Le traité de Versailles est signé dans la galerie des Glaces du château de Versailles, le 28 juin 1919, là même où a été proclamé l'Empire allemand, le 18 janvier 1871.
L'honneur et la gloire sont rendus à la patrie.
La fierté des anciens combattants est aussi méritée que sourcilleuse.
Mais on sent l'angoisse et une sorte de désespoir poindre et imprégner l'âme de la France.
Chaque village dresse son monument aux morts, et le deuil – le sacrifice des fils – se trouve ainsi inscrit au cœur de la vie municipale, dans les profondeurs de la nation.
C'est autour de ce monument aux morts qu'on se rassemble, que les anciens combattants se retrouvent « unis comme au front ».
Aux élections législatives du 16 novembre 1919, le Bloc national, constitué par les partis conservateurs et par les républicains modérés, remporte une victoire éclatante et constitue une « Chambre bleu horizon ». De nombreux anciens combattants y ont été élus.
C'est une défaite pour le Parti socialiste, dont le nombre d'adhérents a augmenté rapidement après l'armistice, qui regarde avec passion et enthousiasme les bolcheviks consolider leur pouvoir, qui s'insurge contre l'envoi de militaires français en Pologne, de navires de guerre en mer Noire, d'armes aux troupes blanches qui combattent les rouges.
Mais le verdict des urnes est sans appel : le suffrage universel renvoie l'image d'une France modérée, patriote, qui refuse l'idée de révolution. Même s'il existe des révolutionnaires dans les rangs de la CGT et au sein du Parti socialiste, qui souhaitent la sortie de l'Internationale socialiste et l'adhésion à la IIIe Internationale communiste.
Les oppositions sont vives entre la majorité Bloc national et la minorité séduite par le discours révolutionnaire.
Un signe ne trompe pas : en avril 1919, un jury d'assises a acquitté Raoul Villain, l'assassin de Jaurès.

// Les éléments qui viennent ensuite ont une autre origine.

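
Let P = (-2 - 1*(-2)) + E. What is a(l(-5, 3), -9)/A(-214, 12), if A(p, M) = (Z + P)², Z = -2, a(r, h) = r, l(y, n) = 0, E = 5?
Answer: 0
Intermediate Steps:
P = 5 (P = (-2 - 1*(-2)) + 5 = (-2 + 2) + 5 = 0 + 5 = 5)
A(p, M) = 9 (A(p, M) = (-2 + 5)² = 3² = 9)
a(l(-5, 3), -9)/A(-214, 12) = 0/9 = 0*(⅑) = 0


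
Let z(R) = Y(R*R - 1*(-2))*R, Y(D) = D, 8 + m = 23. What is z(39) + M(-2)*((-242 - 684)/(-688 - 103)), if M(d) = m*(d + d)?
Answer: 46927467/791 ≈ 59327.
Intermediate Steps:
m = 15 (m = -8 + 23 = 15)
M(d) = 30*d (M(d) = 15*(d + d) = 15*(2*d) = 30*d)
z(R) = R*(2 + R**2) (z(R) = (R*R - 1*(-2))*R = (R**2 + 2)*R = (2 + R**2)*R = R*(2 + R**2))
z(39) + M(-2)*((-242 - 684)/(-688 - 103)) = 39*(2 + 39**2) + (30*(-2))*((-242 - 684)/(-688 - 103)) = 39*(2 + 1521) - (-55560)/(-791) = 39*1523 - (-55560)*(-1)/791 = 59397 - 60*926/791 = 59397 - 55560/791 = 46927467/791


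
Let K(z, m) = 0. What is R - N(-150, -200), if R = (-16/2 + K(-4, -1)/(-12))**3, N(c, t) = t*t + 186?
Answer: -40698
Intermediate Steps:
N(c, t) = 186 + t**2 (N(c, t) = t**2 + 186 = 186 + t**2)
R = -512 (R = (-16/2 + 0/(-12))**3 = (-16*1/2 + 0*(-1/12))**3 = (-8 + 0)**3 = (-8)**3 = -512)
R - N(-150, -200) = -512 - (186 + (-200)**2) = -512 - (186 + 40000) = -512 - 1*40186 = -512 - 40186 = -40698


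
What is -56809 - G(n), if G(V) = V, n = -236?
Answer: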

Une manifestation de protestation rassemblant la « gauche » a eu lieu à Paris – la première depuis 1914. Elle montre la vigueur de cette composante de l'opinion, mais illustre aussi son caractère minoritaire.
En fait, après l'effort sacrificiel de la guerre, le pays se divise.
Chacun puise dans l'histoire nationale les raisons de son engagement.
Les socialistes tentés par le léninisme font un parallèle entre jacobinisme et bolchevisme. La révolution de 1789 – et surtout de 1793 –, la Commune de 1871, leur paraissent préfigurer la révolution prolétarienne et le communisme. La Russie est une Commune de Paris qui a réussi.
On affirme sa solidarité avec les soviets. Des marins de l'escadre française envoyée en mer Noire pour aider les blancs se mutinent.
On conteste la politique d'union sacrée qui a été suivie par les socialistes en 1914. On se convainc que c'était Lénine qui, en prônant le défaitisme révolutionnaire, avait raison.
Au mois de décembre 1920, à Tours, la majorité du Parti socialiste – contre l'avis de Léon Blum – accepte les conditions posées par Lénine pour l'adhésion à l'Internationale communiste.
À côté de la SFIO va désormais exister un Parti communiste, Section française de l'Internationale communiste (SFIC). L'Humanité de Jaurès devient son journal.
C'est donc sur la tradition française qu'est greffée la souche bolchevique.
En soi, cette volonté d'imitation d'une expérience étrangère, la soumission acceptée à Moscou, sont la preuve que, alors qu'elle est la première puissance du continent après la défaite de l'Allemagne, la France est devenue moins « créatrice » d'histoire, plutôt l'« écho » d'une histoire inventée ailleurs.